A retrospective cross-sectional study was performed on 315 gout patients hospitalized between October 2021 and October 2023. Participants were categorized into low (≤ 408 μmol/L), moderate (408–660 μmol/L), and high (≥ 660 μmol/L) SUA groups. Associations between SUA and CVD-related clinical parameters were assessed using group comparisons, Spearman correlation analyses, sensitivity analyses, and age- and sex-adjusted regression models. In addition, tRF and tiRNA sequencing was performed on serum samples from 10 gout patients and 10 matched healthy controls to describe exploratory tsRNA expression patterns.

Results

SUA levels showed weak positive correlations with creatinine (CREA), total cholesterol (TC), low-density lipoprotein cholesterol (LDL-C) (all r = 0.150, P < 0.05), and a weak negative correlation with female (r = −0.131, P < 0.05).
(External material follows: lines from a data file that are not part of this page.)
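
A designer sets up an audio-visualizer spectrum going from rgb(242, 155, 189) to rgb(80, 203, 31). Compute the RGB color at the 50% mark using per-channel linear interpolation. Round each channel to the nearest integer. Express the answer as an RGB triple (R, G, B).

50% corresponds to t = 0.5.
R = 242 + 0.5 × (80 − 242) = 242 + 0.5 × -162 = 161 → 161
G = 155 + 0.5 × (203 − 155) = 155 + 0.5 × 48 = 179 → 179
B = 189 + 0.5 × (31 − 189) = 189 + 0.5 × -158 = 110 → 110
So the blended color is (161, 179, 110), about #a1b36e.

(161, 179, 110)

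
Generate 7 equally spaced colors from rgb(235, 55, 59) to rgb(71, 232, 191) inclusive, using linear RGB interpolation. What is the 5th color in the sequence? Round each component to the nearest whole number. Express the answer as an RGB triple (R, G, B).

With 7 swatches and endpoints inclusive, swatch 5 sits at t = (5 − 1)/(7 − 1) = 4/6 ≈ 0.6667.
R = 235 + 0.6667 × (71 − 235) = 125.661 → 126
G = 55 + 0.6667 × (232 − 55) = 173.006 → 173
B = 59 + 0.6667 × (191 − 59) = 147.004 → 147

(126, 173, 147)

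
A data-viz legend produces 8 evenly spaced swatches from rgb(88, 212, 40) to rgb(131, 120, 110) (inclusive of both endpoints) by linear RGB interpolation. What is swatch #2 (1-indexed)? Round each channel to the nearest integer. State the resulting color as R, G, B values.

(94, 199, 50)

With 8 swatches and endpoints inclusive, swatch 2 sits at t = (2 − 1)/(8 − 1) = 1/7 ≈ 0.1429.
R = 88 + 0.1429 × (131 − 88) = 94.145 → 94
G = 212 + 0.1429 × (120 − 212) = 198.853 → 199
B = 40 + 0.1429 × (110 − 40) = 50.003 → 50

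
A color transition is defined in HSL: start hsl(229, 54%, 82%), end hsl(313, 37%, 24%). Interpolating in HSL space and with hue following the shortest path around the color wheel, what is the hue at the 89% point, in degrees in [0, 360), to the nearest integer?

304

Hue arc: Δh = 313 − 229 = 84° (|Δh| ≤ 180, already the shorter path).
H = 229 + 0.89 × (84) = 303.76 → 304°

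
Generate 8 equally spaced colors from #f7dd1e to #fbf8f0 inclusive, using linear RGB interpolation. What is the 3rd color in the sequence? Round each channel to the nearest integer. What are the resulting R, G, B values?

With 8 swatches and endpoints inclusive, swatch 3 sits at t = (3 − 1)/(8 − 1) = 2/7 ≈ 0.2857.
#f7dd1e → (247, 221, 30); #fbf8f0 → (251, 248, 240).
R = 247 + 0.2857 × (251 − 247) = 248.143 → 248
G = 221 + 0.2857 × (248 − 221) = 228.714 → 229
B = 30 + 0.2857 × (240 − 30) = 89.997 → 90

(248, 229, 90)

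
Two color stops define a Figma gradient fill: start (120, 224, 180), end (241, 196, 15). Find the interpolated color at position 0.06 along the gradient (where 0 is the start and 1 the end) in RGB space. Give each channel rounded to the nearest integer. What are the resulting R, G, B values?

R = 120 + 0.06 × (241 − 120) = 120 + 0.06 × 121 = 127.26 → 127
G = 224 + 0.06 × (196 − 224) = 224 + 0.06 × -28 = 222.32 → 222
B = 180 + 0.06 × (15 − 180) = 180 + 0.06 × -165 = 170.1 → 170
So the blended color is (127, 222, 170), about #7fdeaa.

(127, 222, 170)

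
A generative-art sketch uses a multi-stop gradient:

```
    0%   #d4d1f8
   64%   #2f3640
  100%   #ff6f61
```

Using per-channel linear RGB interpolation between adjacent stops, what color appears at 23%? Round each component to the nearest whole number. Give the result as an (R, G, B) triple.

23% lies between the 0% and 64% stops, so the local fraction is t = (23 − 0)/(64 − 0) = 23/64 ≈ 0.3594.
#d4d1f8 → (212, 209, 248); #2f3640 → (47, 54, 64).
R = 212 + 0.3594 × (47 − 212) = 152.699 → 153
G = 209 + 0.3594 × (54 − 209) = 153.293 → 153
B = 248 + 0.3594 × (64 − 248) = 181.87 → 182

(153, 153, 182)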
The exploratory tRF and tiRNA sequencing analysis revealed exploratory variation in serum tsRNA expression profiles between gout patients and healthy controls, as well as between gout patients stratified by cardiovascular risk status.

Conclusions

SUA elevation was weakly associated with adverse lipid profiles and impaired renal function in gout patients, suggesting that SUA may be considered as one component of broader clinical and metabolic assessment rather than as an isolated cardiovascular indicator. The serum tsRNA sequencing findings should be interpreted as descriptive and hypothesis-generating only. Further validation in larger independent cohorts is required before any biological or clinical relevance can be inferred.